La nuit, les causes de la pollution sonore sont multiples. Les plus fréquentes proviennent du trafic routier notamment des deux roues. Mais aujourd’hui, les plus gênantes, dans une ville comme Paris, proviennent de la vie nocturne : terrasses de café non contrôlées, désinhibition des comportements liée à la consommation excessive d’alcool ou autres drogues, établissements de nuit mal insonorisés, nouveaux usages non régulés d’occupation de l’espace public….
Cette pollution sonore liée à la vie nocturne s’aggrave à Paris.
Habitants de la place de la République, de la Butte aux Cailles, de la rue Saint-Martin, du quai de Jemmapes et du quai de Valmy, de l’avenue Richerand, de la rue Jean-Pierre-Timbaud, de la rue Quincampoix, de la rue Pierre-au-Lard, de la rue Dauphine, pour ne donner que quelques exemples, nous sommes tous victimes de cette pollution même si les origines en sont différentes. Nous sommes tous victimes d’une inégalité de traitement qu’il est urgent de corriger : il existe une bien trop grande asymétrie entre la facilité à créer ces nuisances et l’extrême difficulté rencontrée par les riverains victimes de ces nuisances pour en obtenir la régulation… quand ils y arrivent ! Cette asymétrie est responsable de conflits, de souffrance, de désespérance et affecte fortement la santé des riverains.
Aujourd’hui, la politique de la nuit à Paris, telle qu'elle est conduite par la Maire et ses Adjoints, crée beaucoup plus de pollution sonore qu’elle n’en supprime.
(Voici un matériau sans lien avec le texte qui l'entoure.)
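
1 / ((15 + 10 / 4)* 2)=1 / 35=0.03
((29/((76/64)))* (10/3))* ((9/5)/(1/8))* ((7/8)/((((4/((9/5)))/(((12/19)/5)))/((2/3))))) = 350784/9025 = 38.87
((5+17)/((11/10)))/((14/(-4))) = -40/7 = -5.71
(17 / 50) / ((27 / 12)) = 34 / 225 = 0.15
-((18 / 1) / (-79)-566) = 44732 / 79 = 566.23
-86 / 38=-43 / 19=-2.26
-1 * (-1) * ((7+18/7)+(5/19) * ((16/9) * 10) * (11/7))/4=20257/4788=4.23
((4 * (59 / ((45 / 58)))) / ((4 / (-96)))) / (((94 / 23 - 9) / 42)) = 35260288 / 565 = 62407.59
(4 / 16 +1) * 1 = 5 / 4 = 1.25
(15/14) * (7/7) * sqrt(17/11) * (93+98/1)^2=547215 * sqrt(187)/154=48591.25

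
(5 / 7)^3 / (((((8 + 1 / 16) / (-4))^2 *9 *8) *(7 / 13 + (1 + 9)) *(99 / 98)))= 1664000 / 14219218629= 0.00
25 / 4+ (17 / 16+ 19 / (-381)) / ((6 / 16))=40921 / 4572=8.95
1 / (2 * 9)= 1 / 18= 0.06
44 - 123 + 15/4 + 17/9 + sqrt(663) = -47.61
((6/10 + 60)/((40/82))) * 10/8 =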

Prenons comme exemple deux cas récemment cités par Frédéric Hocquard, Adjoint en charge de la nuit : la Mutinerie et les cafés concerts. Concernant la Mutinerie, il était d’emblée évident que les locaux n’étaient pas adaptés au type d’utilisation prévue. Le bon sens aurait été de réaliser les travaux d’insonorisation avant toute poursuite de l’activité en cause plutôt que de faire subir aux riverains des mois et des mois de nuisances sonores avec leur cortège de mains courantes, de plaintes, de tensions pour qu’enfin la Préfecture de police donne l’injonction de faire ces travaux.
Encourager le développement de salles de café-concert sans aucunement vérifier que les lieux sont phoniquement adaptés, c’est de facto accepter la création de nuisances sonores que les riverains mettront des années à faire cesser.
Nous ne voulons plus de cette politique favorisant l’émergence de nouvelles pollutions sonores obligeant les riverains à s’engager dans d’interminables et épuisantes batailles. Cette politique est inique. Nous voulons simplement que les fêtes, les nouvelles créations se déroulent dans des lieux adaptés.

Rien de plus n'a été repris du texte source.